VIDEO: Jupiter just got hit by a comet or asteroid again

Amateur astronomer John McKeon was observing the king of planets by telescope from Swords, Ireland, on March 17 when he captured this stunning time-lapse video of something hitting Jupiter. McKeon was recording the transit of Jupiter's moons Io and Ganymede with an 11-inch Schmidt-Cassegrain telescope and his ASI120mm camera when something struck Jupiter, and he struck cosmic pay dirt.
"The original purpose of the imaging session was to get this time-lapse, with a happy coincidence of the impact in the second, last capture of the night," McKeon wrote in a YouTube video description.
While it's still too early to know exact details on the Jupiter crash, NASA asteroid expert Paul Chodas, who heads the agency's Center for Near-Earth Object Studies at the Jet Propulsion Laboratory in Pasadena, California, said there's greater chance that an asteroid, not comet, is the culprit.
"It's more likely to be an asteroid simply because there are more of them," Chodas told Space.com by phone.
It's not yet clear what hit Jupiter, but the impact was also captured by at least one other amateur astronomer — Gerrit Kernbauer of Mödling, Austria -- according to Bad Astronomy's Phil Plait, who posted Kernbauer's YouTube video of the impact. According to Plait, the impact occurred at 00:18 GMT, or just after midnight, on March 17.

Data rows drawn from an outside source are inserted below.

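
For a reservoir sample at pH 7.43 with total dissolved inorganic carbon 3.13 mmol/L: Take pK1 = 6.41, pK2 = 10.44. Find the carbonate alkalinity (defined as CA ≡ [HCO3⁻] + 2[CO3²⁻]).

CA = [HCO3⁻] + 2[CO3²⁻] = (α₁ + 2α₂)·DIC
At pH 7.43: [H⁺]/K1 = 10^-1.02 = 0.095499, K2/[H⁺] = 10^-3.01 = 0.00097724
α₁ = 1/(1 + 0.095499 + 0.00097724) = 1/1.0965 = 0.9120; α₂ = α₁·K2/[H⁺] = 0.0008913
α₁ + 2α₂ = 0.9138
CA = 0.9138 × 3.13 = 2.86 mmol/L

CA = 2.86 mmol/L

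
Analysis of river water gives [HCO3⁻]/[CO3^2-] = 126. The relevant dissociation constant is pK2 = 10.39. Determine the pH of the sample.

From K2 = [H⁺][CO3^2-]/[HCO3⁻]:  pH = pK2 − log₁₀([HCO3⁻]/[CO3^2-])
log₁₀(126) = +2.100
pH = 10.39 − (+2.100) = 8.29

pH = 8.29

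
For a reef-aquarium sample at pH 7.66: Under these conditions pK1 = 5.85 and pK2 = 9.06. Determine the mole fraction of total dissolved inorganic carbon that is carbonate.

α₂ = 0.0377

α₂ = 1 / (1 + [H⁺]/K2 + [H⁺]²/(K1K2)) = 1 / (1 + 10^+1.40 + 10^-0.41)
   = 1 / (1 + 25.119 + 0.38905) = 1/26.508 = 0.03772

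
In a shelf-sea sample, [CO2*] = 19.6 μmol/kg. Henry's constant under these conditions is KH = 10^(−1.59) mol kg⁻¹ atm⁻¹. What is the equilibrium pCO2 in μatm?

pCO2 = 763 μatm

KH = 10^(−1.59) = 2.570×10^-2 mol kg⁻¹ atm⁻¹
pCO2 = [CO2*]/KH = 19.6×10^-6 / 2.570×10^-2 = 7.63×10^-4 atm = 763 μatm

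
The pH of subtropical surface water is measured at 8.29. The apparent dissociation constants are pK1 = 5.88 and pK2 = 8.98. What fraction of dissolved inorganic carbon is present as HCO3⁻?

α₁ = 0.828

α₁ = 1 / (1 + [H⁺]/K1 + K2/[H⁺]) = 1 / (1 + 10^-2.41 + 10^-0.69)
   = 1 / (1 + 0.0038905 + 0.20417) = 1/1.2081 = 0.8278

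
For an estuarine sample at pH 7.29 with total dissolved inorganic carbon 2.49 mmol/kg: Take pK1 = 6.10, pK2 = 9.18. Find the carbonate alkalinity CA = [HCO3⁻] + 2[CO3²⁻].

CA = 2.37 mmol/kg

CA = [HCO3⁻] + 2[CO3²⁻] = (α₁ + 2α₂)·DIC
At pH 7.29: [H⁺]/K1 = 10^-1.19 = 0.064565, K2/[H⁺] = 10^-1.89 = 0.012882
α₁ = 1/(1 + 0.064565 + 0.012882) = 1/1.0774 = 0.9281; α₂ = α₁·K2/[H⁺] = 0.01196
α₁ + 2α₂ = 0.9520
CA = 0.9520 × 2.49 = 2.37 mmol/kg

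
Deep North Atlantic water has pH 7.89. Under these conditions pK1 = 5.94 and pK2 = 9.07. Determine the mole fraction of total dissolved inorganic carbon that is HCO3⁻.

α₁ = 1 / (1 + [H⁺]/K1 + K2/[H⁺]) = 1 / (1 + 10^-1.95 + 10^-1.18)
   = 1 / (1 + 0.011220 + 0.066069) = 1/1.0773 = 0.9283

α₁ = 0.928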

Kernbauer used a Skywatcher Newton 200/1000 Telescope to capture the Jupiter impact video, which you can see here:
"The seeing was not the best, so I hesitated to process the videos," he wrote in his video description. "Nevertheless, 10 days later I looked through the videos and I found this strange light spot that appeared for less than one second on the edge of the planetary disc. Thinking back to Shoemaker-Levy 9, my only explanation for this is an asteroid or comet that enters Jupiter's high atmosphere and burned up/explode very fast [sic]."

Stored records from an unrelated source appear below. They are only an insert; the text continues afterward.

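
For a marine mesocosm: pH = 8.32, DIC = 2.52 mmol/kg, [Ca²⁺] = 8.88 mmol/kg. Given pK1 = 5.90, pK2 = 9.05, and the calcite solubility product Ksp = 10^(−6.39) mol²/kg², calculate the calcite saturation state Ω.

Ω = 8.60

α₂ = 1 / (1 + [H⁺]/K2 + [H⁺]²/(K1K2)) = 1 / (1 + 10^+0.73 + 10^-1.69)
   = 1 / (1 + 5.3703 + 0.020417) = 1/6.3907 = 0.1565
[CO3²⁻] = α₂ × DIC = 0.1565 × 2.52 = 0.3943 mmol/kg
Ksp = 10^(−6.39) = 4.074×10^-7
Ω = [Ca²⁺][CO3²⁻]/Ksp = (8.88×10^-3)(3.943×10^-4) / 4.074×10^-7 = 8.60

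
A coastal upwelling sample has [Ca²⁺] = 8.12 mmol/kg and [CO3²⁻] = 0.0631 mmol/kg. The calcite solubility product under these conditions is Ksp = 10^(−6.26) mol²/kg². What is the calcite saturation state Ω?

Ksp = 10^(−6.26) = 5.495×10^-7
Ω = [Ca²⁺][CO3²⁻]/Ksp = (8.12×10^-3)(0.0631×10^-3) / 5.495×10^-7 = 0.932

Ω = 0.932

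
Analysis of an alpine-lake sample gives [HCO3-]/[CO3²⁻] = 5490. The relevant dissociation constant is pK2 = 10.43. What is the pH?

From K2 = [H⁺][CO3²⁻]/[HCO3-]:  pH = pK2 − log₁₀([HCO3-]/[CO3²⁻])
log₁₀(5490) = +3.740
pH = 10.43 − (+3.740) = 6.69

pH = 6.69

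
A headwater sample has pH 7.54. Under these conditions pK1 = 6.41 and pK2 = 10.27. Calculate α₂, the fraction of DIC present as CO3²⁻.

α₂ = 1 / (1 + [H⁺]/K2 + [H⁺]²/(K1K2)) = 1 / (1 + 10^+2.73 + 10^+1.60)
   = 1 / (1 + 537.03 + 39.811) = 1/577.84 = 0.001731

α₂ = 0.00173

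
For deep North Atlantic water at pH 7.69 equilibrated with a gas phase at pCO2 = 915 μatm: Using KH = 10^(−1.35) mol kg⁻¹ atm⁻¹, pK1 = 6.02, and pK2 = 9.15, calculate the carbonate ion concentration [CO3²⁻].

[CO3²⁻] = 0.0663 mmol/kg

[CO2*] = KH · pCO2 = 10^(−1.35) × 915×10^-6 = 4.087×10^-5 mol/kg
α₀ = 1/(1 + K1/[H⁺] + K1K2/[H⁺]²) = 1/(1 + 10^+1.67 + 10^+0.21) = 0.02024
DIC = [CO2*]/α₀ = 4.087×10^-5 / 0.02024 = 2.019 mmol/kg
[CO3²⁻] = α₂·DIC; α₂ = 0.03283, so [CO3²⁻] = 0.03283 × 2.019 = 0.0663 mmol/kg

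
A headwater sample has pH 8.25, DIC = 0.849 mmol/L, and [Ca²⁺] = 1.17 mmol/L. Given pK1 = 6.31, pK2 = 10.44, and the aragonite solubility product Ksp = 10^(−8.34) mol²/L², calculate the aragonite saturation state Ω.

α₂ = 1 / (1 + [H⁺]/K2 + [H⁺]²/(K1K2)) = 1 / (1 + 10^+2.19 + 10^+0.25)
   = 1 / (1 + 154.88 + 1.7783) = 1/157.66 = 0.006343
[CO3²⁻] = α₂ × DIC = 0.006343 × 0.849 = 0.005385 mmol/L = 5.385 μmol/L
Ksp = 10^(−8.34) = 4.571×10^-9
Ω = [Ca²⁺][CO3²⁻]/Ksp = (1.17×10^-3)(5.385×10^-6) / 4.571×10^-9 = 1.38

Ω = 1.38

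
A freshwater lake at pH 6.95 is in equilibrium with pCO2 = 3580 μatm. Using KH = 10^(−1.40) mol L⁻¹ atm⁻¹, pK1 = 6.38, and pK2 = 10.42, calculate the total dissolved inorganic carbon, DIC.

DIC = 0.672 mmol/L

[CO2*] = KH · pCO2 = 10^(−1.40) × 3580×10^-6 = 1.425×10^-4 mol/L
α₀ = 1/(1 + K1/[H⁺] + K1K2/[H⁺]²) = 1/(1 + 10^+0.57 + 10^-2.90) = 0.2120
DIC = [CO2*]/α₀ = 1.425×10^-4 / 0.2120 = 0.672 mmol/L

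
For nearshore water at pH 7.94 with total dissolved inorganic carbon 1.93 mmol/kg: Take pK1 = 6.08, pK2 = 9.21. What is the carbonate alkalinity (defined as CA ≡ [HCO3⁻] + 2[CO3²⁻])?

CA = [HCO3⁻] + 2[CO3²⁻] = (α₁ + 2α₂)·DIC
At pH 7.94: [H⁺]/K1 = 10^-1.86 = 0.013804, K2/[H⁺] = 10^-1.27 = 0.053703
α₁ = 1/(1 + 0.013804 + 0.053703) = 1/1.0675 = 0.9368; α₂ = α₁·K2/[H⁺] = 0.05031
α₁ + 2α₂ = 1.0374
CA = 1.0374 × 1.93 = 2.00 mmol/kg

CA = 2.00 mmol/kg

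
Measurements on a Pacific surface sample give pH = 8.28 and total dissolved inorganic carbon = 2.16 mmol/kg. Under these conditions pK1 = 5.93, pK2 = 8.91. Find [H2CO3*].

α₀ = 1 / (1 + K1/[H⁺] + K1K2/[H⁺]²) = 1 / (1 + 10^+2.35 + 10^+1.72)
   = 1 / (1 + 223.87 + 52.481) = 1/277.35 = 0.003606
[CO2*] = α₀ × DIC = 0.003606 × 2.16 = 0.00779 mmol/kg = 7.79 μmol/kg

[CO2*] = 7.79 μmol/kg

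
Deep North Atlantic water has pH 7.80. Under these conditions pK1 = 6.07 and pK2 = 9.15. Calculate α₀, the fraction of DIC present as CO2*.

α₀ = 1 / (1 + K1/[H⁺] + K1K2/[H⁺]²) = 1 / (1 + 10^+1.73 + 10^+0.38)
   = 1 / (1 + 53.703 + 2.3988) = 1/57.102 = 0.01751

α₀ = 0.0175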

As Kernbauer says, this isn't the first time Jupiter has been walloped by a space rock or comet.
"From our point of view this simply serves to remind us that impacts in the solar system are real and Jupiter gets more than its fair share of impacts," said Chodas said. "It draws in a lot of asteroids and comets. We are seeing these impact flashes on Jupiter about once a year now, and that’s I believe because of instrumentation."